Last week the New York Times published a long story by three of their top reporters on the alleged Russian hacking of the DNC and Podesta emails. In a good summary of one thread of the article, Ed Rogers notes the “Keystone Cops-worthy episode” when the FBI sought to alert the DNC:

[I]t turns out the FBI repeatedly called the DNC beginning in September 2015 to warn them about hacking attempts, but the Democratic staffer the FBI agent reached wouldn’t return the agent’s calls because “he wasn’t certain the caller was a real FBI agent and not an imposter” and because the DNC had “nothing to report.” Not to mention, another Democratic staffer made the world’s most inexplicable “typo” and called a phishing email a “legitimate email” instead of an “illegitimate” one, opening the path for a hacker to gain access to all of John Podesta’s emails. Oops.

But Rogers’s summary misses a key point. The “typo” couldn’t have been a typo. Devlan made a mistake, but it wasn’t a typo.

The Times article embeds a copy of the key message from Clinton campaign aide Charles Devlan to John Podesta.
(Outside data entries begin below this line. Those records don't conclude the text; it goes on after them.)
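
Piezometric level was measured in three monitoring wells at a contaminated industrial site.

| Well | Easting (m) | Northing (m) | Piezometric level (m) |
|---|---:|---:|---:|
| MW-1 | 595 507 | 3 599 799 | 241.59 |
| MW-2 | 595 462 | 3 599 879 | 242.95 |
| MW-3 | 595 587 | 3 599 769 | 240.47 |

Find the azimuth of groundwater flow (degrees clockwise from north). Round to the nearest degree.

Differences from MW-1: to MW-2 (Δx, Δy, Δh) = (-45, 80, +1.36); to MW-3 = (80, -30, -1.12).
Determinant of the coordinate differences = (-45)·(-30) − 80·80 = -5050.
∂h/∂x = [(+1.36)·(-30) − (-1.12)·80] / -5050 = -0.009663
∂h/∂y = [(-45)·(-1.12) − 80·(+1.36)] / -5050 = +0.01156
Flow direction (−∇h) has components (+0.009663 E, -0.01156 N).
Azimuth = atan2(E, N) = atan2(+0.009663, -0.01156) = 140.1° ≈ 140°.

140°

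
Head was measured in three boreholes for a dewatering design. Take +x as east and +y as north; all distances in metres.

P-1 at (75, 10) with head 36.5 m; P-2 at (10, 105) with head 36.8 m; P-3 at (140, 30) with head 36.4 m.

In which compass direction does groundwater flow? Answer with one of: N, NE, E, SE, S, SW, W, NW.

SE

Taking P-1 as reference: P-2−P-1 = (-65, 95, +0.3); P-3−P-1 = (65, 20, -0.1).
Solve a·Δx + b·Δy = Δh: det = (-65)·20 − 65·95 = -7475.
∂h/∂x = [(+0.3)·20 − (-0.1)·95] / -7475 = -0.002074
∂h/∂y = [(-65)·(-0.1) − 65·(+0.3)] / -7475 = +0.001739
Flow = −∇h = (+0.002074 east, -0.001739 north), which points southeast.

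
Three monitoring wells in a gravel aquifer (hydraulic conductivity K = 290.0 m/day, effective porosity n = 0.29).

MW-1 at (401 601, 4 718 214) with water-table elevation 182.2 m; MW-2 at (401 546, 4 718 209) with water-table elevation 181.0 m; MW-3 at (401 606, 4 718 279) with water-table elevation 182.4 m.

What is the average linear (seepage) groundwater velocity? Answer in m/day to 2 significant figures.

22 m/day

With h = a·x + b·y + c and MW-1 as origin, the differences give:
  (-55)·a + (-5)·b = -1.2
  5·a + 65·b = +0.2
Eliminate b (×65 and ×(-5), subtract): -3550·a = -77.00 → a = ∂h/∂x = +0.02169
Back-substitute: b = ∂h/∂y = +0.001408.
|∇h| = √(0.02169² + 0.001408²) = 0.02174
Seepage velocity v = K·i/n = 290.0 × 0.02174 / 0.29 = 21.74 m/day.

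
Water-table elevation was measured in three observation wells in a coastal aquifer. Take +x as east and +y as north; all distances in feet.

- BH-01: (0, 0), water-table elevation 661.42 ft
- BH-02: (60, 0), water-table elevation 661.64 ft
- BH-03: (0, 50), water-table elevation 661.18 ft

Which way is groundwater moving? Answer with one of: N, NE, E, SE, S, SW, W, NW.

∂h/∂x = (661.64 − 661.42) / (60 − 0) = +0.003667
∂h/∂y = (661.18 − 661.42) / (50 − 0) = -0.004800
Flow = −∇h = (-0.003667 east, +0.004800 north), which points northwest.

NW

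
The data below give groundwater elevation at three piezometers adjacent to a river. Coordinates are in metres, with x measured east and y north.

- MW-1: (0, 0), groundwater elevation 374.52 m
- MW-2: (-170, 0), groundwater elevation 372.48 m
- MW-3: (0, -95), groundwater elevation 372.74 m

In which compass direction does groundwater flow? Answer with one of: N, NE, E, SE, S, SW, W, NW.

∂h/∂x = (372.48 − 374.52) / (-170 − 0) = +0.01200
∂h/∂y = (372.74 − 374.52) / (-95 − 0) = +0.01874
Flow = −∇h = (-0.01200 east, -0.01874 north), which points southwest.

SW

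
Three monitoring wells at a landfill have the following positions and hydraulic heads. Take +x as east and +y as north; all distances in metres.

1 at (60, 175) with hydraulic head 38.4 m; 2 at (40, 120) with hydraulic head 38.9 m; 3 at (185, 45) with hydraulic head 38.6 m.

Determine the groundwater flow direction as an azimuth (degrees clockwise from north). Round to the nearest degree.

With h = a·x + b·y + c and 1 as origin, the differences give:
  (-20)·a + (-55)·b = +0.5
  125·a + (-130)·b = +0.2
Eliminate b (×(-130) and ×(-55), subtract): 9475·a = -54.00 → a = ∂h/∂x = -0.005699
Back-substitute: b = ∂h/∂y = -0.007018.
Flow direction (−∇h) has components (+0.005699 E, +0.007018 N).
Azimuth = atan2(E, N) = atan2(+0.005699, +0.007018) = 39.1° ≈ 039°.

039°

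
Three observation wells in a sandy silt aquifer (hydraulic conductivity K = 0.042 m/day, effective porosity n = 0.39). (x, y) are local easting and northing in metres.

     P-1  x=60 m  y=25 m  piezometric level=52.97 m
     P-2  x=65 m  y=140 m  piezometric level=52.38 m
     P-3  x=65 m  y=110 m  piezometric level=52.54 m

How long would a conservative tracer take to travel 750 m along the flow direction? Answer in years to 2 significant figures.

2700 years

Taking P-1 as reference: P-2−P-1 = (5, 115, -0.59); P-3−P-1 = (5, 85, -0.43).
Determinant of the coordinate differences = 5·85 − 5·115 = -150.
∂h/∂x = [(-0.59)·85 − (-0.43)·115] / -150 = +0.004667
∂h/∂y = [5·(-0.43) − 5·(-0.59)] / -150 = -0.005333
|∇h| = √(0.004667² + -0.005333²) = 0.007087
Seepage velocity v = K·i/n = 0.042 × 0.007087 / 0.39 = 0.0007632 m/day.
t = 750 / 0.0007632 = 9.827e+05 days = 2.69e+03 years.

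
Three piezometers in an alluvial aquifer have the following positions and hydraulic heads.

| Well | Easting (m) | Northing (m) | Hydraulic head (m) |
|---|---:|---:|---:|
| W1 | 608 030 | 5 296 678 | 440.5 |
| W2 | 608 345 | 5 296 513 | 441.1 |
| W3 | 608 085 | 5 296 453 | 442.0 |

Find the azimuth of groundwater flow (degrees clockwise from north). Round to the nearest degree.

Three-point gradient (reference W1): Δ to W2 = (315, -165, +0.6), Δ to W3 = (55, -225, +1.5).
∂h/∂x = -0.001820, ∂h/∂y = -0.007112 (det = -61800).
Flow direction (−∇h) has components (+0.001820 E, +0.007112 N).
Azimuth = atan2(E, N) = atan2(+0.001820, +0.007112) = 14.4° ≈ 014°.

014°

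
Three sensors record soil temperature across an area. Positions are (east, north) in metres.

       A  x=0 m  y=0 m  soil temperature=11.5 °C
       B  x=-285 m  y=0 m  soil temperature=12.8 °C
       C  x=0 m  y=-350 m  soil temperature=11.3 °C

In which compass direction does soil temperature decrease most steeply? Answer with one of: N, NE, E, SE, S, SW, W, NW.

E

∂T/∂x = (12.8 − 11.5) / (-285 − 0) = -0.004561
∂T/∂y = (11.3 − 11.5) / (-350 − 0) = +0.0005714
Steepest decrease is along −∇f = (+0.004561 E, -0.0005714 N) → east.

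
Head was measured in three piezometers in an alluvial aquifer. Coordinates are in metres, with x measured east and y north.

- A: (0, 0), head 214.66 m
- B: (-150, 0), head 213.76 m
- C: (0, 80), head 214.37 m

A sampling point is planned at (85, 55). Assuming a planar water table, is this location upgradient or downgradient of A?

∂h/∂x = (213.76 − 214.66) / (-150 − 0) = +0.006000
∂h/∂y = (214.37 − 214.66) / (80 − 0) = -0.003625
Head at (85, 55) = 214.66 + (+0.006000)·(85) + (-0.003625)·(55) = 214.97 m.
That is higher than the 214.66 m at A, so the point is upgradient.

upgradient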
Devlan’s message to Podesta regarding the phishing message to which Podesa responded with his account information reads: “This is a legitimate email. John needs to change his password immediately…” You can take a look at the message yourself here.

The caption under the image of Devlan’s email published by the Times accurately states that Devlan “incorrectly legitimized [the phishing] email” that led to the hacking of Podesta’s email account. The error wasn’t a typo.

UPDATE: A reader posits a different “typo.” He writes: “The word from the individual in question is that he meant to write ‘This is not a legitimate email,’ but left out ‘not.’ I see this typo all the time in emails, both ones I receive and inexplicably in ones I apparently sent.” If so, however, failed to spell out for Podesta that he shouldn’t respond to the phishing email. Podesta appears to have needed the spelling out.